The energy transition will bring about major technological changes. The transition will also lead to societal changes. These changes include the effects of the transition on existing companies and investments, as well as employment effects and costs for households. One of the major changes in the energy transition has to do with shifts in employment.
The investments needed to reach the Dutch climate targets by 2030 are likely to generate a lot of new jobs. For example, the operation and maintenance of distributed solar PV and offshore wind installations is expected to generate many new jobs. On the other hand, a transition to a fossil-free energy system will put pressure on employment in the coal, oil and gas sectors. The figure below shows the employment effects for the Netherlands related to activities that result from new investments and the closure of companies. These include indirect employment effects, for example in the supply chain. Macro-economic impacts are not included, such as any growth caused in other sectors in the same region.
Job creation during the energy transition can also influence public perception. For the energy transition to be successful and to gain societal support, the economic consequences and employment opportunities from the transition must be optimally exploited. It is also important that potential bottlenecks are addressed and societal problems overcome.
The extra labour demand due to the accelerated energy transition and extra climate and energy policy requires adjustments to the education on offer. A rapid upscaling of labour supply in specific sectors such as, for example, the installation technology of heat pumps or the offshore wind industry is required. To better align labour demand and supply with each other, more coordination is needed, so that people are trained based on new knowledge and skills that are needed now and in the future. A successful energy transition will require more insights and information on the labour and skills required. Mapping future needs in the labour market will enable a better response to the bottlenecks and opportunities of the energy transition.

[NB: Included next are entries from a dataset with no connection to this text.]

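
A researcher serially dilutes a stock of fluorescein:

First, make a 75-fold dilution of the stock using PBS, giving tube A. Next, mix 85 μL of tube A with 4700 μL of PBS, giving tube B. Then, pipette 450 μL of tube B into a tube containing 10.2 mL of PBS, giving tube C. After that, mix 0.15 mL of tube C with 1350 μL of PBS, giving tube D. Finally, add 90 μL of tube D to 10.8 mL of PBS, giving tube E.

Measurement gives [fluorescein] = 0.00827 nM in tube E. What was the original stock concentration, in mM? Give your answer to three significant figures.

1.00 mM

Step 1: 75-fold → factor 75
Step 2: 85 μL + 4700 μL = 4785 μL total → factor 4785/85 = 56.294
Step 3: 450 μL + 10.2 mL = 10650 μL total → factor 10650/450 = 23.667
Step 4: 0.15 mL + 1350 μL = 1.5 mL total → factor 1.5/0.15 = 10
Step 5: 90 μL + 10.8 mL = 10890 μL total → factor 10890/90 = 121
Overall dilution factor = 75 × 56.294 × 23.667 × 10 × 121 = 1.2091 × 10^8
Stock = 0.00827 nM × 1.2091 × 10^8 = 9.999 × 10^5 nM = 1.00 mM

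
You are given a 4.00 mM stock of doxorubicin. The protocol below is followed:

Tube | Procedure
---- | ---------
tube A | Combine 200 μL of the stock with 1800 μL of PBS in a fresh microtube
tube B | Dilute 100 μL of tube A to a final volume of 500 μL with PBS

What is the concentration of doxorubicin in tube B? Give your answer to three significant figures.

0.0800 mM

Step 1: 200 μL + 1800 μL = 2000 μL total → factor 2000/200 = 10
Step 2: 100 μL brought to 500 μL → factor 500/100 = 5
Overall dilution factor = 10 × 5 = 50
Final = 4.00 mM / 50 = 0.0800 mM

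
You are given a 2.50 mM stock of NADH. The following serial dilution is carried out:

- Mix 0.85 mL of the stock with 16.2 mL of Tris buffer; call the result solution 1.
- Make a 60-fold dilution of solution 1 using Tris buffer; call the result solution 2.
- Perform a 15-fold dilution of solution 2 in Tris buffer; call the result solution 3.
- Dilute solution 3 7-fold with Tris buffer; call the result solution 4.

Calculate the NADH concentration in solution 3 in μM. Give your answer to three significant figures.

Step 1: 0.85 mL + 16.2 mL = 17.05 mL total → factor 17.05/0.85 = 20.059
Step 2: 60-fold → factor 60
Step 3: 15-fold → factor 15
Dilution factor through solution 3 = 20.059 × 60 × 15 = 18053
[solution 3] = 2.50 mM / 18053 = 0.0001385 mM = 0.138 μM

0.138 μM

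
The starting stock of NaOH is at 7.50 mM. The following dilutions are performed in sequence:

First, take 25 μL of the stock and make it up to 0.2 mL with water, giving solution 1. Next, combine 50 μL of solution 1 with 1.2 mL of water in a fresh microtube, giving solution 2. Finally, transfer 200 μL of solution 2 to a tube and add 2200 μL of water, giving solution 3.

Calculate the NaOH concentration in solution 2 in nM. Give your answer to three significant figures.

Step 1: 25 μL brought to 0.2 mL → factor 200/25 = 8
Step 2: 50 μL + 1.2 mL = 1250 μL total → factor 1250/50 = 25
Dilution factor through solution 2 = 8 × 25 = 200
[solution 2] = 7.50 mM / 200 = 0.03750 mM = 3.75 × 10^4 nM

3.75 × 10^4 nM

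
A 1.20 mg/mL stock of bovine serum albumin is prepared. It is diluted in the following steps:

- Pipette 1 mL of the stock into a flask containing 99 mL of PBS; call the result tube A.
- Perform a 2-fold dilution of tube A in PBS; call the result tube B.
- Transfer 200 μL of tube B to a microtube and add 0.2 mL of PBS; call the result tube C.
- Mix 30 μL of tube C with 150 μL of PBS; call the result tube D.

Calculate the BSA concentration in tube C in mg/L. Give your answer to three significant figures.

Step 1: 1 mL + 99 mL = 100 mL total → factor 100/1 = 100
Step 2: 2-fold → factor 2
Step 3: 200 μL + 0.2 mL = 400 μL total → factor 400/200 = 2
Dilution factor through tube C = 100 × 2 × 2 = 400
[tube C] = 1.20 mg/mL / 400 = 0.003000 mg/mL = 3.00 mg/L

3.00 mg/L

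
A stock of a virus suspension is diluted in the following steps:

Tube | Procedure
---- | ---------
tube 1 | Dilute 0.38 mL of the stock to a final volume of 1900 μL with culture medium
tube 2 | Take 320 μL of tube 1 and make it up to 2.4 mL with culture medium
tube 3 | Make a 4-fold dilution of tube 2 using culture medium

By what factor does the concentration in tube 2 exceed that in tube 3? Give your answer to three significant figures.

Step 1: 0.38 mL brought to 1900 μL → factor 1.9/0.38 = 5
Step 2: 320 μL brought to 2.4 mL → factor 2400/320 = 7.5
Step 3: 4-fold → factor 4
Dilution factor to tube 2 = 37.5; to tube 3 = 150
[tube 2]/[tube 3] = (factor to tube 3)/(factor to tube 2) = 150/37.5 = 4.00

4.00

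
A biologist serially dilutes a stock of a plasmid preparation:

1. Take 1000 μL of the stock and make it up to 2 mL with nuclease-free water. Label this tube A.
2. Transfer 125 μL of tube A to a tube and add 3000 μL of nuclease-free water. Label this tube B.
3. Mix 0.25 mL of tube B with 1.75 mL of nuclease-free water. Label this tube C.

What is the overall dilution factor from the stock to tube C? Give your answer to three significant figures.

400

Step 1: 1000 μL brought to 2 mL → factor 2000/1000 = 2
Step 2: 125 μL + 3000 μL = 3125 μL total → factor 3125/125 = 25
Step 3: 0.25 mL + 1.75 mL = 2 mL total → factor 2/0.25 = 8
Overall dilution factor = 2 × 25 × 8 = 400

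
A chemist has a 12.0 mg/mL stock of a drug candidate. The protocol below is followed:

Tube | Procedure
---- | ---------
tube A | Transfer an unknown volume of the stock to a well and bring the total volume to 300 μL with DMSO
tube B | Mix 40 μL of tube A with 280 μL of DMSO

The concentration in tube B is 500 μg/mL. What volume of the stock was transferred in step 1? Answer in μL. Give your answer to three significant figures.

Step 1: v brought to 300 μL → factor = 300 μL/v
Step 2: 40 μL + 280 μL = 320 μL total → factor 320/40 = 8
Product of known-step factors = 8
Overall factor = 12.0 mg/mL / (500 μg/mL) = 24
Step-1 factor = 24 / 8 = 3
v = 300 μL / 3 = 100 μL

100 μL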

One of the bottlenecks is the loss of jobs in fossil fuel–based sectors. For people to successfully transfer to new areas of work, there must be few cultural and employment hurdles. Specific loss of employment requires a good education provision and a strong regional approach that includes retraining, guidance for other work, help with dealing with the consequences of a lower paid job in another sector, and measures for situations where there is a risk of new work is minimal.